CoreData: error: Mutating a managed object after it has been removed from its context

This was strange, as other parts of the app -- which also used child contexts -- worked fine. Eventually, I narrowed the cause down to a small difference in the way I am inserting the new NSManagedObject (of entity name "Book") into the new child context. The following works as expected:

let childContext = container.viewContext.childContext()
let object1 = NSEntityDescription.insertNewObject(forEntityName: "Book", into: childContext)
print(object1.managedObjectContext == nil)
// prints "false"

However, if I create the child context inline (i.e. not assigned to a variable, the managed object is not inserted into the context):

let object2 = NSEntityDescription.insertNewObject(forEntityName: "Book", into: container.viewContext.childContext())
print(object2.managedObjectContext == nil)
// prints "true"

This seems odd to me and can't figure it out. Everything is running on the main thread. I've also created a Swift playground reproducing this behaviour.


Solution

  • Managed objects have a managedObjectContext property, but it's a weak reference. That means that having the managed object doesn't stop the context from being deallocated. If the context gets deallocated, the managedObjectContext property is automatically set to nil.
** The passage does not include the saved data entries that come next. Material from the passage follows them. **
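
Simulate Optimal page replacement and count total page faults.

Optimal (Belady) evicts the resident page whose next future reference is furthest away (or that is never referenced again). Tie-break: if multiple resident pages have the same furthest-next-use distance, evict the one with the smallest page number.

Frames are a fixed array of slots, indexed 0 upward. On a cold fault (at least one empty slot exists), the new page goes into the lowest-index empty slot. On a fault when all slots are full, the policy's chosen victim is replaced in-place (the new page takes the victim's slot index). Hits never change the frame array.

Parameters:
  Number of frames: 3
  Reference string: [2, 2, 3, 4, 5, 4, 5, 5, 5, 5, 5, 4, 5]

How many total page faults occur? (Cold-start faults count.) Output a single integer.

Step 0: ref 2 → FAULT, frames=[2,-,-]
Step 1: ref 2 → HIT, frames=[2,-,-]
Step 2: ref 3 → FAULT, frames=[2,3,-]
Step 3: ref 4 → FAULT, frames=[2,3,4]
Step 4: ref 5 → FAULT (evict 2), frames=[5,3,4]
Step 5: ref 4 → HIT, frames=[5,3,4]
Step 6: ref 5 → HIT, frames=[5,3,4]
Step 7: ref 5 → HIT, frames=[5,3,4]
Step 8: ref 5 → HIT, frames=[5,3,4]
Step 9: ref 5 → HIT, frames=[5,3,4]
Step 10: ref 5 → HIT, frames=[5,3,4]
Step 11: ref 4 → HIT, frames=[5,3,4]
Step 12: ref 5 → HIT, frames=[5,3,4]
Total faults: 4

Answer: 4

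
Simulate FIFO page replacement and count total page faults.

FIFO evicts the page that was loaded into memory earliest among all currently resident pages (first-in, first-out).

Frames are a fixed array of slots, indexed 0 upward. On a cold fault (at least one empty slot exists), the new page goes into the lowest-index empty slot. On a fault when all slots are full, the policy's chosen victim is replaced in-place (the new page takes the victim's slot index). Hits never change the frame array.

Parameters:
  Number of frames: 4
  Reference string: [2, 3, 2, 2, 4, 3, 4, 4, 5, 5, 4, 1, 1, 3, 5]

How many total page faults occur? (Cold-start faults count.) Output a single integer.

Answer: 5

Derivation:
Step 0: ref 2 → FAULT, frames=[2,-,-,-]
Step 1: ref 3 → FAULT, frames=[2,3,-,-]
Step 2: ref 2 → HIT, frames=[2,3,-,-]
Step 3: ref 2 → HIT, frames=[2,3,-,-]
Step 4: ref 4 → FAULT, frames=[2,3,4,-]
Step 5: ref 3 → HIT, frames=[2,3,4,-]
Step 6: ref 4 → HIT, frames=[2,3,4,-]
Step 7: ref 4 → HIT, frames=[2,3,4,-]
Step 8: ref 5 → FAULT, frames=[2,3,4,5]
Step 9: ref 5 → HIT, frames=[2,3,4,5]
Step 10: ref 4 → HIT, frames=[2,3,4,5]
Step 11: ref 1 → FAULT (evict 2), frames=[1,3,4,5]
Step 12: ref 1 → HIT, frames=[1,3,4,5]
Step 13: ref 3 → HIT, frames=[1,3,4,5]
Step 14: ref 5 → HIT, frames=[1,3,4,5]
Total faults: 5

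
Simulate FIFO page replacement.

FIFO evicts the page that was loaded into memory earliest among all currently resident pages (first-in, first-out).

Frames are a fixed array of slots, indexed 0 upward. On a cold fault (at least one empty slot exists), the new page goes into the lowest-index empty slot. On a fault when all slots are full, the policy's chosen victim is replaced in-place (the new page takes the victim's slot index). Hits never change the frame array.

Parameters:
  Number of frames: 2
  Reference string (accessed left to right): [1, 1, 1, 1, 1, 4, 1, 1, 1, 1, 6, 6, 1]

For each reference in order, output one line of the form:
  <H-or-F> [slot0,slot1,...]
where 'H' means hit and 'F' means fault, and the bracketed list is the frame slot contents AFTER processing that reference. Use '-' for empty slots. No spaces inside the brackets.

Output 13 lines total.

F [1,-]
H [1,-]
H [1,-]
H [1,-]
H [1,-]
F [1,4]
H [1,4]
H [1,4]
H [1,4]
H [1,4]
F [6,4]
H [6,4]
F [6,1]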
    In your first code snippet, childContext exists as a local variable in the code that creates the managed object. After you insert the new object, it still exists in the local scope, so the managedObjectContext property still points to the context. The childContext variable keeps a strong reference, so the object still exists.

    In the second snippet, the child context only exists as an argument to insertNewObject. Once that method returns, the context goes out of scope. Since there are no strong references to the context, it gets deallocated, and object2.managedObjectContext is automatically set to nil.